Every one share of Series A Convertible Preferred Stock, Series B Convertible Preferred Stock, Series C Convertible Preferred Stock, and Series E Convertible Stock (collectively, the "Convertible Preferred Stock") converted on a 1-for- 31.39 basis into shares of common stock of the Issuer upon the closing of the Issuer's initial public offering. The Convertible Preferred Stock of the Issuer had no expiration and was convertible at any time at the option of the holder.
Each one share of Series B Convertible Preferred Stock and Series C Convertible Preferred Stock converted on a 1-for-31.39 share basis into shares of common stock of the Issuer upon the closing of the Issuer's initial public offering. The number of shares and price per share reported herein does not reflect such conversion. The Warrant was immediately exercisable at any time at the option of the holder.
Represents warrants to purchase shares of common stock of the Issuer following the conversion of the Series B Convertible Preferred Stock and Series C Convertible Preferred Stock on a 1-for-31.39 share basis. The number of shares and price per share reported herein reflects such conversion. The Warrant is immediately exercisable at any time at the option of the holder.

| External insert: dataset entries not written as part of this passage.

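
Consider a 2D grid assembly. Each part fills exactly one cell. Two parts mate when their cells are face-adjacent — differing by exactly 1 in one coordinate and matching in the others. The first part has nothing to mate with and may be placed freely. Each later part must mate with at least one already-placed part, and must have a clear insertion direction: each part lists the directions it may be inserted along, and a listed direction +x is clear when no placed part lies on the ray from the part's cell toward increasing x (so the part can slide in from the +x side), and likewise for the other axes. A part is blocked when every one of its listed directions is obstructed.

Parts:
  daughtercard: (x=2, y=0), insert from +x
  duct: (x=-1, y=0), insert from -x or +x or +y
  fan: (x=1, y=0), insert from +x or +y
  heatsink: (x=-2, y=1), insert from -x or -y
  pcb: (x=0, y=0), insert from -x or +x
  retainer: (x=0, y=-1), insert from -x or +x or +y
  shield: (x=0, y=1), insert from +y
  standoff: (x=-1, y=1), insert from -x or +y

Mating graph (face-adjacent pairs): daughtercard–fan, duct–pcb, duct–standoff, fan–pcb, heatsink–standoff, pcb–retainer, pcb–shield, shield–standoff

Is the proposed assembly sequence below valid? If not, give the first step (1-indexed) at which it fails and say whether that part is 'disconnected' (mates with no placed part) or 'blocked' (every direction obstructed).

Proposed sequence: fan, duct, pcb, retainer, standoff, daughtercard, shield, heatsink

Invalid at step 2 (disconnected)

1. fan@(1, 0) [+x clear] — {fan}
2. duct@(-1, 0) — no placed neighbour ⇒ disconnected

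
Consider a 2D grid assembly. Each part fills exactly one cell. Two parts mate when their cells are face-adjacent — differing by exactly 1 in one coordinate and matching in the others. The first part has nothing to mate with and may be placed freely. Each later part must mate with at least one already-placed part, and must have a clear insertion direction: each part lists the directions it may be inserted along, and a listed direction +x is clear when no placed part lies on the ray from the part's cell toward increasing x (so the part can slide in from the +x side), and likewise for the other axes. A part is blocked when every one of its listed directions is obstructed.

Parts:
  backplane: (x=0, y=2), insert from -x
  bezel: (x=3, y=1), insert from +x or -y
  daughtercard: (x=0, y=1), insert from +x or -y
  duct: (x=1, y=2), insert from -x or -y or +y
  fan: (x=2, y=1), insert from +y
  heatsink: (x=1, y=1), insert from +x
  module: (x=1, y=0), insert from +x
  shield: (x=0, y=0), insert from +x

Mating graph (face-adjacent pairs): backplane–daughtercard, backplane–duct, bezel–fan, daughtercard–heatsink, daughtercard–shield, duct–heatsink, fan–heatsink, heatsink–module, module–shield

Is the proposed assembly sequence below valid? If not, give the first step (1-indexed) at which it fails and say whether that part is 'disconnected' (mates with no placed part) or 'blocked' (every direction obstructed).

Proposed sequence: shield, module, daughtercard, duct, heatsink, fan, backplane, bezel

Invalid at step 4 (disconnected)

1. shield@(0, 0) [+x clear] — {shield}
2. module@(1, 0) [+x clear] — {module, shield}
3. daughtercard@(0, 1) [+x clear] — {daughtercard, module, shield}
4. duct@(1, 2) — no placed neighbour ⇒ disconnected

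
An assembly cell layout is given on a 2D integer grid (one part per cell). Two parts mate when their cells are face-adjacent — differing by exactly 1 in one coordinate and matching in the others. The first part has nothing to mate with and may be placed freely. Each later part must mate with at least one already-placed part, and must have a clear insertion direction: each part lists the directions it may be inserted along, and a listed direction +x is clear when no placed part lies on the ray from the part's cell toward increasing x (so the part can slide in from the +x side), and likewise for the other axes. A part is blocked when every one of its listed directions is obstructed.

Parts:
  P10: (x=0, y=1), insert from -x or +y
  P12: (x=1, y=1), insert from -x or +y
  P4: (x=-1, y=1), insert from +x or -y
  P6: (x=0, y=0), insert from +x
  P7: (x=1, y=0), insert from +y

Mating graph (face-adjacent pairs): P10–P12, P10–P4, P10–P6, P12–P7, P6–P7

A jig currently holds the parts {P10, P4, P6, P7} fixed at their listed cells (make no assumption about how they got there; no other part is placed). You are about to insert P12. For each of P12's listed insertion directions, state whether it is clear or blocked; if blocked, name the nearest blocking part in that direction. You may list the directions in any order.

+y: clear; -x: blocked by P10

-x: nearest on ray is P10@(0, 1) ⇒ blocked
+y: ray from P12(1, 1) has no placed part ⇒ clear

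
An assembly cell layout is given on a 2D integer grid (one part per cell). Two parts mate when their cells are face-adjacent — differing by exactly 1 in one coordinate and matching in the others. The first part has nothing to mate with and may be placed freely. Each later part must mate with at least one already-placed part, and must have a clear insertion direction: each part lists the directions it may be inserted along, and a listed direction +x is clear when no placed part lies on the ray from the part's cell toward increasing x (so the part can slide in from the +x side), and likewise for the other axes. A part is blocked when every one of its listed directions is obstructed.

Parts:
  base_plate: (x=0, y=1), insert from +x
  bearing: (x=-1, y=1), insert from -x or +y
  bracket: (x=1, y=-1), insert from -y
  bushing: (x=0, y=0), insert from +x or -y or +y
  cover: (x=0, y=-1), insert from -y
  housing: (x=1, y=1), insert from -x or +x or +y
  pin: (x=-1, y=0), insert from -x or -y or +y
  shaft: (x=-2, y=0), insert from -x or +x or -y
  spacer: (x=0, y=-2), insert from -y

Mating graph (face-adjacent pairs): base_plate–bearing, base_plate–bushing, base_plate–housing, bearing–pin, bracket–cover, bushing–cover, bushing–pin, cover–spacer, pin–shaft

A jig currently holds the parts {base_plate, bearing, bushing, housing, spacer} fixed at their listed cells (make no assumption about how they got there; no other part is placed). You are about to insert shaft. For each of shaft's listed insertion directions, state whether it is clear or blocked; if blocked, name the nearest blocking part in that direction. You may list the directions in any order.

+x: blocked by bushing; -x: clear; -y: clear

-x: ray from shaft(-2, 0) has no placed part ⇒ clear
+x: nearest on ray is bushing@(0, 0) ⇒ blocked
-y: ray from shaft(-2, 0) has no placed part ⇒ clear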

The general partner of the Sequel Entrepreneurs Fund III, L.P. and Sequel Limited Partnership III (collectively, the "Sequel Funds") is Sequel Venture Partners III, L.L.C. ("SVP III"). SVP III may be deemed to indirectly beneficially own the shares owned by the Sequel Funds. The Reporting Person is a manager of SVP III and may be deemed to be the indirect beneficial owner of the shares owned by the Sequel Funds. The Reporting Person disclaims beneficial ownership of the shares held by the Sequel Funds, except to the extent of his pecuniary interest arising therein.